City | Brookville, Pennsylvania |
---|---|
Broadcast area | Brookville/DuBois, Pennsylvania |
Branding | Kool 103.3 |
Slogan | Classic Hits |
Frequency | 103.3 MHz |
First air date | February 14, 2000 |
Format | Classic Hits |
ERP | 10,500 watts |
HAAT | 151 meters |
Class | B1 |
Facility ID | 81912 |
Callsign meaning | "KooL" (part of branding) |
Affiliations | Classic Hits (ABC Radio) |
Owner |
Renda Broadcasting Corporation (Renda Radio, Inc.) |
Website | kool1033fm.com |
WKQL (103.3 FM) is a classic hits formatted radio station.
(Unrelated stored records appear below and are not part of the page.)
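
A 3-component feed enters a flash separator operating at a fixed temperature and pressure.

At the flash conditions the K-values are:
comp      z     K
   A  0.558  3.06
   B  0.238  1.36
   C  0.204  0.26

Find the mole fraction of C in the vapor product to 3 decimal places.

y_C = 0.163

Iterate (Newton) starting at β = 0.5:
  β = 0.500: g = 0.3992, g' = -0.878 → β = 0.955
  β = 0.955: g = -0.0629, g' = -1.582 → β = 0.915
  β = 0.915: g = -0.0044, g' = -1.373 → β = 0.912
Converged at β = 0.912.
Compositions from xᵢ = zᵢ/(1+β(Kᵢ−1)), yᵢ = Kᵢxᵢ:
  A: x = 0.194, y = 0.593
  B: x = 0.179, y = 0.244
  C: x = 0.627, y = 0.163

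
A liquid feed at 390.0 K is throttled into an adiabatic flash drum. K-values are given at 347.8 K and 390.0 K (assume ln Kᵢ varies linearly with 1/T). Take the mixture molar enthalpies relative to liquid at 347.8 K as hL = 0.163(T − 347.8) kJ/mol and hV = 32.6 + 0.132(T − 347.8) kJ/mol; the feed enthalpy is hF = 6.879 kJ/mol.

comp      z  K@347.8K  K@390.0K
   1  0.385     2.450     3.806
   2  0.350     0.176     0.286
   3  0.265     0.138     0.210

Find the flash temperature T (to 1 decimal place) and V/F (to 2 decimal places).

Adiabatic flash: solve Rachford–Rice at each trial T, then check hF = ψ·hV(T) + (1−ψ)·hL(T).
  T = 347.8 K: K = (2.450, 0.176, 0.138), RR gives ψ = 0.034, H_out = 1.108 kJ/mol
  T = 390.0 K: K = (3.806, 0.286, 0.210), RR gives ψ = 0.296, H_out = 16.142 kJ/mol
  T = 368.9 K: K = (3.092, 0.227, 0.172), RR gives ψ = 0.189, H_out = 9.492 kJ/mol
  T = 358.4 K: K = (2.763, 0.201, 0.155), RR gives ψ = 0.121, H_out = 5.644 kJ/mol
  T = 363.6 K: K = (2.924, 0.214, 0.163), RR gives ψ = 0.157, H_out = 7.612 kJ/mol
  T = 361.0 K: K = (2.843, 0.207, 0.159), RR gives ψ = 0.140, H_out = 6.645 kJ/mol
  T = 362.3 K: K = (2.884, 0.211, 0.161), RR gives ψ = 0.148, H_out = 7.133 kJ/mol
Linear interpolation between T = 361.0 (H_out = 6.645) and T = 362.3 (H_out = 7.133) on hF = 6.879 gives T ≈ 361.6 K, at which ψ = 0.14.

T = 361.6 K, V/F = 0.14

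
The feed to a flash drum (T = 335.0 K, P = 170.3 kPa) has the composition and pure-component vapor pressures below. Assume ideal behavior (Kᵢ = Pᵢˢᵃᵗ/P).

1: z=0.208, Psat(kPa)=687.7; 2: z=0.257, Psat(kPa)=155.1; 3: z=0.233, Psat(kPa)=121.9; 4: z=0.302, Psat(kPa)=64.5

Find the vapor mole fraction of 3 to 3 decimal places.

y_3 = 0.183

Raoult's law: Kᵢ = Pᵢˢᵃᵗ/P = Pᵢˢᵃᵗ/170.3.
  K_1 = 687.7/170.3 = 4.03817, K_2 = 155.1/170.3 = 0.91075, K_3 = 121.9/170.3 = 0.71580, K_4 = 64.5/170.3 = 0.37874
Iterate (Newton) starting at β = 0.44:
  β = 0.440: g = -0.0873, g' = -0.599 → β = 0.294
  β = 0.294: g = 0.0083, g' = -0.734 → β = 0.305
  β = 0.305: g = 0.0001, g' = -0.719 → β = 0.306
Converged at β = 0.306.
Compositions from xᵢ = zᵢ/(1+β(Kᵢ−1)), yᵢ = Kᵢxᵢ:
  1: x = 0.108, y = 0.436
  2: x = 0.264, y = 0.241
  3: x = 0.255, y = 0.183
  4: x = 0.373, y = 0.141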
The station is licensed to Brookville, Pennsylvania, where it maintains its transmitter facility, but the station's programming and administration functions originate in Punxsutawney, where it shares studio space with its affiliate stations WPXZ and WECZ.
Since signing on the air for the first time in February 2000, this station had used the call letters WYTR, but had always maintained an oldies format, through ABC/SMN's Classic Hits (formerly "Oldies Radio") music format. At the time of its initial sign on, the station had very briefly used the call letters WBEU. Another set of call letters, WBKV (for Brookville), were proposed but never used.
WKQL "Kool 103.3" serves Clarion, Clearfield, Elk, Forest, Indiana, Jefferson, and Cambria counties. The station is owned and operated by Renda Radio, Inc. The station added a local website (oldiesradioonline.com is ABC/SMN's site) http://www.kool1033fm.com/ in September 2007.
The groundwork for WKQL was laid in the mid 1990s, when Anthony F. Renda, president of Renda Broadcasting Corporation, wanted to put a new radio station on the air that would also, in part, serve his hometown of Indiana, Pennsylvania.
Through a series of engineering maneuvers, Renda learned that 103.3 could go on the air with a powerful regional signal if some signal shuffling among other FM's in northwest Pennsylvania occurred. This affected stations in his hometown of Indiana, his co-owned property in neighboring Punxsutawney, and competing stations in St. Mary's, Brookville, Barnesboro, Emporium, Reynoldsville and Clearfield.